SPD- und Grünen-Kreisräte ließen sich praktisch gar nicht blicken. Um 18.50 Uhr schließlich, als noch gar nicht alle Gemeinden ausgezählt waren, rauschte ein strahlender Norbert Dünkel in den Sitzungssaal ein und gratulierte dem Wahlsieger Kroder mit persönlichen Worten: „Ich wünsche dir alles Gute für den Landkreis und stehe bereit, wenn du einen Rat brauchst.“ Der Verlierer hatte auch schon sein Statement für die Presse und die Kamera des Bayerischen Fernsehens dabei: Die CSU habe sich viel Mühe in einem fairen und engagierten Wahlkampf gegeben. Jetzt sei es wichtig, dass alle Fraktionen im Kreistag wieder miteinander zusammenarbeiten, um das Nürnberger Land innerhalb der Metropolregion Nürnberg gut zu positionieren. Die eigene Niederlage erklärte Dünkel mit „landespolitischen Dingen“. Denn im ganzen Landratswahlkampf habe es kein Thema gegeben, für das seine Partei hätte abgestraft werden können. Allerdings sei es für die CSU zuletzt schon schwer gewesen gegen eine Allianz von Rot, Grün und Freien. Der Wähler habe wohl, siehe auch Lauf, neue Gesichter bevorzugt. Damit müsse man zurechtkommen.

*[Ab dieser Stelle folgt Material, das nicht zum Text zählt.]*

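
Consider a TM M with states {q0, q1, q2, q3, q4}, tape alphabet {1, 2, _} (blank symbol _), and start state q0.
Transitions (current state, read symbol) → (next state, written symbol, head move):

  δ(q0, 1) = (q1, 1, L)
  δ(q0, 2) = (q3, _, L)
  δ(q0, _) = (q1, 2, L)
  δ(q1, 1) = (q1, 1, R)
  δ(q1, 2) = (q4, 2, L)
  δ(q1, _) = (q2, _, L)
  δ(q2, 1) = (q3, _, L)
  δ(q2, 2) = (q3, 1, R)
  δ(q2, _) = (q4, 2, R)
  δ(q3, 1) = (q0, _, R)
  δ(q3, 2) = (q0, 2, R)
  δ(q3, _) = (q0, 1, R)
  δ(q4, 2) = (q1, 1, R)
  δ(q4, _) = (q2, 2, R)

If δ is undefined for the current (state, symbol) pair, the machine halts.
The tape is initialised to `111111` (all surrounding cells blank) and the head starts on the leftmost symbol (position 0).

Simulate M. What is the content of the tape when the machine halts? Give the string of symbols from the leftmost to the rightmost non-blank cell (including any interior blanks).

q0 | __[1]11111   read 1 → write 1, move L, go to q1
q1 | _[_]111111   read _ → write _, move L, go to q2
q2 | [_]_111111   read _ → write 2, move R, go to q4
q4 | 2[_]111111   read _ → write 2, move R, go to q2
q2 | 22[1]11111   read 1 → write _, move L, go to q3
q3 | 2[2]_11111   read 2 → write 2, move R, go to q0
q0 | 22[_]11111   read _ → write 2, move L, go to q1
q1 | 2[2]211111   read 2 → write 2, move L, go to q4
q4 | [2]2211111   read 2 → write 1, move R, go to q1
q1 | 1[2]211111   read 2 → write 2, move L, go to q4
q4 | [1]2211111
The non-blank tape span at halt is 12211111.

12211111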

Während dann die Kameras zum Sieger hinschwenkten, zeigte der Unterlegene Steher-Qualitäten. Zu Mitarbeitern des Landratsamtes sagte der Lebenshilfe-Geschäftsführer Dünkel scherzhaft: „Das Landratsamt bekommt den Chef, den es sich wünscht und die Lebenshilfe behält den Chef, den sie sich wünscht.“ Und zu den eigenen Parteifreunden wie Marlene Mortler und Kurt Eckstein, denen der Schock ins Gesicht geschrieben stand: „Was schaut ihr denn so, es ist ja keiner gestorben.“

In Armin Kroders Gesicht war inzwischen das Sieger-Lächeln eingekehrt, vor allem als immer mehr Parteifreunde und Kumpel an ihn zum Gratulieren herandrängten. In einem ersten Statement versicherte auch er, mit allen demokratischen Parteien im Kreistag zusammenarbeiten zu wollen. Der Wahlkampf der Freien, die sich auf Sachthemen und Personen konzentriert hätten, habe zum Erfolg geführt. Die Stimmung für den Wechsel sei bei der letzten Wahlveranstaltung für Grünen-Bürgermeisterkandidat Bisping in Lauf spürbar gewesen, wo auch Nürnbergs OB Maly auftrat. Von der Reporter-Nachfrage darauf hingewiesen, versicherte Kroder, dass mit ihm als neuer Landrat eigentlich kein Wechsel, sondern Kontinuität erzielt sei. Das Amt bleibt in den Händen der Freien Wähler.

Darüber freute sich auch der scheidende Landrat Helmut Reich, der die eigene „ehrliche Wahlkampfführung“ lobte und seinem jungen Nachfolger „eine glückliche Hand und Gottes Segen“ wünschte. Reich drückte auch Dünkel die Hand in der Hoffnung, dass der Wahlkampf keine Wunden hinterlasse.

Die CSU-Vertreter zogen sich erst einmal zurück, um ihre eigenen Wunden zu begutachten. Die „Kreistagssitzung“ am Wahlabend entwickelte sich zunehmend zur Sektparty der FWG.